列車事故考察I


まだ中に人が残されている状況のようですが,少し落ち着いたので事故について書きます.

常日頃,多様な視点で物事をみるべきだと思い,そう述べていることもあるため,今回はそういった趣旨で事故を考察してみます.


報道などを確認すると,やはりJR西日本に対する非難がかなりあるようです.もちろん,そういう責任ある立場の会社であるし,原因を持っているのもJR西日本だとも思います.しかし,だからといって,ひとつの悪者を作ってしまって,原因追及がそちらばかりに向いてしまっている現状,今後もそうなりそうな状況を僕は危惧します.

具体的には,JRが,安全面を軽視する傾向にあるという報道です.これは,民衆は実に納得しやすいし,そうであればJRが悪者となって物事がきれいに片づきそうではあります.

しかし,なぜそうなったのだろう? 本当にJRの内部からだけ生まれた体質でしょうか?

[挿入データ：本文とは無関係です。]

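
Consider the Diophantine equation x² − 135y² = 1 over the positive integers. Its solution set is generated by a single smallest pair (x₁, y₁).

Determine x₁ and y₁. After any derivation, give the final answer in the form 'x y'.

244 21

√135 → a₀=11, period (1,1,1,1,1,1,1,22); ℓ=8 even so k=7
step 0: (11, 1)  from 11·(1,0) + (0,1)
step 1: (12, 1)  from 1·(11,1) + (1,0)
…
step 3: (35, 3)  from 1·(23,2) + (12,1)
…
step 5: (93, 8)  from 1·(58,5) + (35,3)
step 6: (151, 13)  from 1·(93,8) + (58,5)
step 7: (244, 21)  from 1·(151,13) + (93,8)
fundamental: x₁=244, y₁=21  (since 59536 − 135·441 = 1)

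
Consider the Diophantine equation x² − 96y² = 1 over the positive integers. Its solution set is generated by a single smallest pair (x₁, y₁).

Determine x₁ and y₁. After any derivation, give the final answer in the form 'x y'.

49 5

√96 = [9; 1,3,1,18, …], period ℓ=4 (even) → k=3
a_0=9:  p_0=9·1+0=9,  q_0=9·0+1=1
…
a_2=3:  p_2=3·10+9=39,  q_2=3·1+1=4
a_3=1:  p_3=1·39+10=49,  q_3=1·4+1=5
fundamental: x₁=49, y₁=5  (since 2401 − 96·25 = 1)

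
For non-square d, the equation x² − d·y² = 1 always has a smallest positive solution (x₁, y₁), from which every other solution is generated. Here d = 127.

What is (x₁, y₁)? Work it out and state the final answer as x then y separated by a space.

4730624 419775

√127 = [11; 3,1,2,2,7,11,7,2,2,1,3,22, …], period ℓ=12 (even) → k=11
a_0=11:  p_0=11·1+0=11,  q_0=11·0+1=1
a_1=3:  p_1=3·11+1=34,  q_1=3·1+0=3
a_2=1:  p_2=1·34+11=45,  q_2=1·3+1=4
…
a_5=7:  p_5=7·293+124=2175,  q_5=7·26+11=193
a_6=11:  p_6=11·2175+293=24218,  q_6=11·193+26=2149
…
a_8=2:  p_8=2·171701+24218=367620,  q_8=2·15236+2149=32621
a_9=2:  p_9=2·367620+171701=906941,  q_9=2·32621+15236=80478
a_10=1:  p_10=1·906941+367620=1274561,  q_10=1·80478+32621=113099
a_11=3:  p_11=3·1274561+906941=4730624,  q_11=3·113099+80478=419775
fundamental: x₁=4730624, y₁=419775  (since 22378803429376 − 127·176211050625 = 1)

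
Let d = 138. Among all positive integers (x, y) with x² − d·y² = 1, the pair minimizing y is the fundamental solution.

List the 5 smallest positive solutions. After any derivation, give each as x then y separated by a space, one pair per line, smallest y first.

47 4
4417 376
415151 35340
39019777 3321584
3667443887 312193556

√138 = [11; 1,2,1,22, …], period ℓ=4 (even) → k=3
k=0  a_k=11  p_k/q_k = 11/1
k=1  a_k=1  p_k/q_k = 12/1
k=2  a_k=2  p_k/q_k = 35/3
k=3  a_k=1  p_k/q_k = 47/4
fundamental: x₁=47, y₁=4  (since 2209 − 138·16 = 1)
k=2:  x_2 = 47·47+138·4·4 = 4417,  y_2 = 47·4+4·47 = 376
k=3:  x_3 = 47·4417+138·4·376 = 415151,  y_3 = 47·376+4·4417 = 35340
k=4:  x_4 = 47·415151+138·4·35340 = 39019777,  y_4 = 47·35340+4·415151 = 3321584
k=5:  x_5 = 47·39019777+138·4·3321584 = 3667443887,  y_5 = 47·3321584+4·39019777 = 312193556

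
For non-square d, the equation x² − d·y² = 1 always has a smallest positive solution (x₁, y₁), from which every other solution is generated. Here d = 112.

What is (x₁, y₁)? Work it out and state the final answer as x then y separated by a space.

127 12

d=112: √d = [10; 1,1,2,1,1,20] (ℓ=6, even), read p_5/q_5
k=0  a_k=10  p_k/q_k = 10/1
…
k=2  a_k=1  p_k/q_k = 21/2
…
k=4  a_k=1  p_k/q_k = 74/7
k=5  a_k=1  p_k/q_k = 127/12
(x₁, y₁) = (127, 12);  127² − 112·12² = 1 ✓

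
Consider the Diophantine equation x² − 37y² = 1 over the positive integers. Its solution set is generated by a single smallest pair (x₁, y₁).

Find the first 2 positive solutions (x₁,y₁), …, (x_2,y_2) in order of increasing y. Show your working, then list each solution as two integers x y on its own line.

73 12
10657 1752

√37 = [6; 12, …], period ℓ=1 (odd) → k=1
step 0: (6, 1)  from 6·(1,0) + (0,1)
step 1: (73, 12)  from 12·(6,1) + (1,0)
→ (73, 12).  Check: 73²=5329, 37·12²=5328, difference 1.
n=2: (73,12)∘(73,12) = (73·73+37·12·12, 73·12+12·73) = (10657,1752)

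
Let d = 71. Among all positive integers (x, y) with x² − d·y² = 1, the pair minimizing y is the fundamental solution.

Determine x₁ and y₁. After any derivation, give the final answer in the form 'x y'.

[8; 2,2,1,7,1,2,2,16] for √71; ℓ=8 ⇒ convergent index 7
step 0: (8, 1)  from 8·(1,0) + (0,1)
…
step 2: (42, 5)  from 2·(17,2) + (8,1)
…
step 6: (1483, 176)  from 2·(514,61) + (455,54)
step 7: (3480, 413)  from 2·(1483,176) + (514,61)
→ (3480, 413).  Check: 3480²=12110400, 71·413²=12110399, difference 1.

3480 413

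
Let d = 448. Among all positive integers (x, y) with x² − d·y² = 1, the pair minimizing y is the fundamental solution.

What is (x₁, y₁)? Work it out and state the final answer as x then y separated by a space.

√448 = [21; 6,42, …], period ℓ=2 (even) → k=1
step 0: (21, 1)  from 21·(1,0) + (0,1)
step 1: (127, 6)  from 6·(21,1) + (1,0)
fundamental: x₁=127, y₁=6  (since 16129 − 448·36 = 1)

127 6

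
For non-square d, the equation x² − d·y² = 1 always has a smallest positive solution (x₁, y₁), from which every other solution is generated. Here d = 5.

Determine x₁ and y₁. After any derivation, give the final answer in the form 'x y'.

9 4

√5 → a₀=2, period (4); ℓ=1 odd so k=1
step 0: (2, 1)  from 2·(1,0) + (0,1)
step 1: (9, 4)  from 4·(2,1) + (1,0)
(x₁, y₁) = (9, 4);  9² − 5·4² = 1 ✓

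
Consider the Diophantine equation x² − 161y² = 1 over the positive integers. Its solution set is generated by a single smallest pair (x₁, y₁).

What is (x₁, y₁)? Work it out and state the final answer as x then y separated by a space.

√161 → a₀=12, period (1,2,4,1,2,1,4,2,1,24); ℓ=10 even so k=9
a_0=12:  p_0=12·1+0=12,  q_0=12·0+1=1
…
a_2=2:  p_2=2·13+12=38,  q_2=2·1+1=3
a_3=4:  p_3=4·38+13=165,  q_3=4·3+1=13
…
a_6=1:  p_6=1·571+203=774,  q_6=1·45+16=61
…
a_8=2:  p_8=2·3667+774=8108,  q_8=2·289+61=639
a_9=1:  p_9=1·8108+3667=11775,  q_9=1·639+289=928
→ (11775, 928).  Check: 11775²=138650625, 161·928²=138650624, difference 1.

11775 928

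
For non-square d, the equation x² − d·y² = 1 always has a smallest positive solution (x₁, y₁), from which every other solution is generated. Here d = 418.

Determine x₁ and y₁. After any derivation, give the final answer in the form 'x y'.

33857 1656

d=418: √d = [20; 2,4,20,4,2,40] (ℓ=6, even), read p_5/q_5
step 0: (20, 1)  from 20·(1,0) + (0,1)
step 1: (41, 2)  from 2·(20,1) + (1,0)
…
step 4: (15068, 737)  from 4·(3721,182) + (184,9)
step 5: (33857, 1656)  from 2·(15068,737) + (3721,182)
(x₁, y₁) = (33857, 1656);  33857² − 418·1656² = 1 ✓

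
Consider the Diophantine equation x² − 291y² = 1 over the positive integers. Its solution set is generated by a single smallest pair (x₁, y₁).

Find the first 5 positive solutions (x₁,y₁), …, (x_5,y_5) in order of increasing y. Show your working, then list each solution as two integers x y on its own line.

290 17
168199 9860
97555130 5718783
56581807201 3316884280
32817350621450 1923787163617

√291 = [17; 17,34, …], period ℓ=2 (even) → k=1
a_0=17:  p_0=17·1+0=17,  q_0=17·0+1=1
a_1=17:  p_1=17·17+1=290,  q_1=17·1+0=17
→ (290, 17).  Check: 290²=84100, 291·17²=84099, difference 1.
n=2: (290,17)∘(290,17) = (290·290+291·17·17, 290·17+17·290) = (168199,9860)
n=3: (168199,9860)∘(290,17) = (290·168199+291·17·9860, 290·9860+17·168199) = (97555130,5718783)
n=4: (97555130,5718783)∘(290,17) = (290·97555130+291·17·5718783, 290·5718783+17·97555130) = (56581807201,3316884280)
n=5: (56581807201,3316884280)∘(290,17) = (290·56581807201+291·17·3316884280, 290·3316884280+17·56581807201) = (32817350621450,1923787163617)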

コストダウンを追求することによる安全性の低下というのは,やはりJR側の悪だと思います.ただ,今回運転士に対するプレッシャーについても取り上げられていますが,定時運行を遂行するために,運転士などにプレッシャーがかかり,結果的に安全性が低下するという事に関しては,JR側だけの責任ではないように思います.

民衆は,電車が5分遅れると,イライラし,人によっては駅員にクレームをつけます.実際,そういった人を何度も目撃していますので,これは事実でしょう.

では電車が遅れる原因とはなんだろうか.いくつか挙げられる要因として,

  • 人身事故
  • 駆け込み乗車
  • 乗降車時の混雑

などがありますが,これらの原因を作り出しているのは,他ならぬ民衆ではないですか.自分たちが悪いのに,その文句をJRにつけているような状況なのです.


またこの事からもわかりますが,民衆のニーズは『ダイヤを守ること』なのです.民衆は電車は安全だと確信しています.それ故,わずかな遅延を許容しません.今回,運転士がダイヤを守ることについて過剰なプレッシャーを受けていたとして,もしそれが原因でなんらかの精神異常をきたしていたとしたら…….


そして,今回も悪者はJRになりました.当然,民衆は反省をうながされる方向にありません.結果的に,民衆からJRに対するプレッシャーは軽減されないでしょう.事故の原因のひとつを,こつこつと積み上げてきたかもしれないのに.


そう思うと,この原因が取り除かれなかったことによって,たとえJRが変わることが出来たとしても,もう一度同じ事故がおこるのかもしれません.